De werkwijzen hier beschreven onderhavige recente inspanningen om te mitotische spoelen reconstitueren in water-in-olie-emulsie druppeltjes. Studeren spileenheid binnen geometrische grenzen biedt tal van voordelen. Belangrijke terugkoppelingsmechanismen bestaan ​​tussen microtubuli van de mitotische spoel en de geometrische beperkingen waarin zij worden geassembleerd. Microtubuli kan genereren duwkrachten als ze groeien in geometrische grenzen, wat kan leiden tot mitotische spindle verplaatsing. Bovendien groeien tot een fysieke barrière kan microtubule rampen induceren. Ook kan spileenheid in een beperkte geometrie leidt tot een geleidelijke uitputting van afzonderlijke componenten, zoals tubuline, waardoor de microtubule groei 36 rechtstreeks beïnvloedt. Dit zijn allemaal essentiële determinanten van spileenheid, die kunnen worden bestudeerd met de hier beschreven bepalingen.
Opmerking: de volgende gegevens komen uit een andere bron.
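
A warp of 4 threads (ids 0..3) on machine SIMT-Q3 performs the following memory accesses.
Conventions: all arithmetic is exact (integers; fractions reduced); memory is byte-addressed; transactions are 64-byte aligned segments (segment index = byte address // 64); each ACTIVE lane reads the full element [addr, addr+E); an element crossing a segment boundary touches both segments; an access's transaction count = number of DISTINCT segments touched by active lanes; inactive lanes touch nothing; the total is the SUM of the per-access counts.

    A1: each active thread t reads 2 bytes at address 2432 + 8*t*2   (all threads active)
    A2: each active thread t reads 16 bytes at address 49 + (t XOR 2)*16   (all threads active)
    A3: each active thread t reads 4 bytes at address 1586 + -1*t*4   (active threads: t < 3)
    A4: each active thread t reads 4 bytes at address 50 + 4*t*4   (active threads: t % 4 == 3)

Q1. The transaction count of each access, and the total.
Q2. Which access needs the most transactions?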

De beschreven testen zijn zeer gevoelig voor kleine concentratie differences van de druppel componenten. Dit geldt voor tubuline, waarbij geringe concentratieverschillen kunnen tot een te laag of te snelle groei van microtubuli. In dit geval microtubule groei kan vaak nog worden gecorrigeerd door de temperatuur tijdens de eerste ~ 30 minuten van het experiment. Mitotische spoel montage en positionering is ook zeer gevoelig voor variaties in de concentratie (corticaal) kracht generators. Dit hangt waarschijnlijk af van de concentratie, zuiverheid en activiteit van de gezuiverde componenten en moet zorgvuldig worden getitreerd voor elk nieuw gezuiverd eiwit.
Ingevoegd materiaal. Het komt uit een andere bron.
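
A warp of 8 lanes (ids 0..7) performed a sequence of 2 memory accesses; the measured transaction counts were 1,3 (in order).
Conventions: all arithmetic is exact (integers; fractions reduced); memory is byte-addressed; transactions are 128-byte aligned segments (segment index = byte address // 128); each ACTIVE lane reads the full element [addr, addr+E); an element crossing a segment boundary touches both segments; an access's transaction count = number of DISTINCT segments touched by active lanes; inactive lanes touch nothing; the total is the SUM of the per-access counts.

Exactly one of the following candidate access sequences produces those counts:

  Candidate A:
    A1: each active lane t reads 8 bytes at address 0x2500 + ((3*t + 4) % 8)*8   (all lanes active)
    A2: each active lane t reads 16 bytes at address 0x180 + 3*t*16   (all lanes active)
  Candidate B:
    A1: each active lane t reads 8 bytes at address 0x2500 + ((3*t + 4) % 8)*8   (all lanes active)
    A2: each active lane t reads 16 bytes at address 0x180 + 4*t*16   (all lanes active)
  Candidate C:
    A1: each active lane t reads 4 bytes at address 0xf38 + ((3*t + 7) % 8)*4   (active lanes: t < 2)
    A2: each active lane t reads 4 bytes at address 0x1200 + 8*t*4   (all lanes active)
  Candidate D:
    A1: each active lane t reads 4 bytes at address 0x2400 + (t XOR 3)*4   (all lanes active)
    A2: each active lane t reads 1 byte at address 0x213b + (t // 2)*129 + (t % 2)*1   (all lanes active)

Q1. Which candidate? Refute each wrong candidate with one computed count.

B: A2 gives 4 transactions, not 3
C: A2 gives 2 transactions, not 3
D: A2 gives 4 transactions, not 3
A: all counts match (1,3)

Answer: A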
Bovendien zijn bepaalde compromissen moeten worden gemaakt in imaging instellingen, afhankelijk van de aard van de test. Aanvankelijk hoge niveaus van oplosbare fluorescerende tubuline dimeren bemoeilijken beeld individuele microtubules. Zoals microtubuli langer groeien en oplosbare tubuline langzaam uitgeput, de signaal-ruisverhouding geleidelijk hoger en kan de beeldvorming van individual microtubules. In tegenstelling tot opstellingen met open systemen, de geometrische beperking verhindert de uitwisseling van fluorescerende moleculen en zuurstof scavenger systeemcomponenten binnen een massareservoir, wat resulteert in aanzienlijke bleking. Speciaal voor bewaking spil montage en positionering in de tijd, is het vereist om beeld met lage lichtintensiteiten, zelfs in aanwezigheid van een sterke zuurstofwegvanger systeem.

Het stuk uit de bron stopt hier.